Friday, April 6, 2012

Ken Follett, World Without End



World Without End is the sequel to Ken Follett's best-selling The Pillars of the Earth, originally published in 1989.  The sequel did not appear until 2007, and had been sitting on my shelf since then.  I read The Pillars of the Earth when I was in graduate school studying the Middle Ages, and recall it as being rather breathtaking in its scope and sweeping presentation of history, as well as in the manner in which it humanizes this history through likable characters.

I was therefore fairly surprised to find World Without End, to be a rather schlocky attempt.  The characters are, for the most part, cardboard cutouts, and some grow increasingly so as the hefty 1000-page novel moves on.  Still, the soap opera drama of the interrelations between the characters is compelling enough to keep a reader turning page after page (after page after page).  I was quite surprised to find myself both disliking the book and unable to put it down.

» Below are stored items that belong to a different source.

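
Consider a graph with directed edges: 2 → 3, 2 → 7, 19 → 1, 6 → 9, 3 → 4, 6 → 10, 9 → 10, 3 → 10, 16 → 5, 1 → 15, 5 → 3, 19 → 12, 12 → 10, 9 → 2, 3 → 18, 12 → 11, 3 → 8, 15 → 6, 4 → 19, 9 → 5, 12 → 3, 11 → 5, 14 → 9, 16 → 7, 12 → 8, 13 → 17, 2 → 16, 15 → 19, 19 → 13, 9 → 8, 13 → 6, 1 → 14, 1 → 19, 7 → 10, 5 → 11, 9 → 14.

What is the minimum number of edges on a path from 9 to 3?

2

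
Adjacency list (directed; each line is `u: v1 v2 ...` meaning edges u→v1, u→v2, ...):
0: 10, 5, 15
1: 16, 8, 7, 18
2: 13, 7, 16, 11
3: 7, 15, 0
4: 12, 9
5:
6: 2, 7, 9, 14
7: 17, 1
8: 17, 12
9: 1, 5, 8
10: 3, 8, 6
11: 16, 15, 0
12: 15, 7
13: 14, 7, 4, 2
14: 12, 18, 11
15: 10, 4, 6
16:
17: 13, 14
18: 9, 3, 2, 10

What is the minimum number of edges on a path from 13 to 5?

3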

Set in fourteenth-century England, the novel's action centers on Merthin, great-grandson of Jack Builder, the central character in Pillars, and Caris, daughter of a wealthy wool merchant.  We track them from childhood into middle age, as they and the characters around them struggle against a repressive and close-minded church, evil lords, and ultimately, the Black Plague, which comes in waves that decimate the population of their city.

All the "good" characters, with whom we sympathize, are those able to see outside of the mindset of the Middle Ages in which they live.  Caris, running a hospital, intuits the process by which diseases spread.  Merthin, designing a new spire for the cathedral built by his ancestor, develops one radical innovation after another.  And both care not a whit for the church, especially in regard to the sexual mores it insists upon.

Similarly, all the "bad" characters, some of whom we despise, are those whose attitudes reflect the medieval setting of the novel.  There is one evil, conniving church leader after another, one rapacious lord after another.  This is a real problem for the novel, since there is no reason to think that everyone living in the Middle Ages, who thought as a medieval person would have, was also a terrible person.  It is a cheap way to play on our sympathies, by suggesting that we should like the characters who think like we do.  It would have been far more challenging for the author -- and for his readers -- to grapple with the feelings and thoughts of those who do not share (totally anachronistically) a modern outlook on disease, architecture and engineering, sex, sexuality (there are a few gay characters, and our modern-thinking "friends" in the novel are progressive thinkers on the subject who would clearly have voted against Prop 8!), and so on.  As is, the book requires very little of readers, and does not at any point really ask us to step outside ourselves, even while reading about the distant past.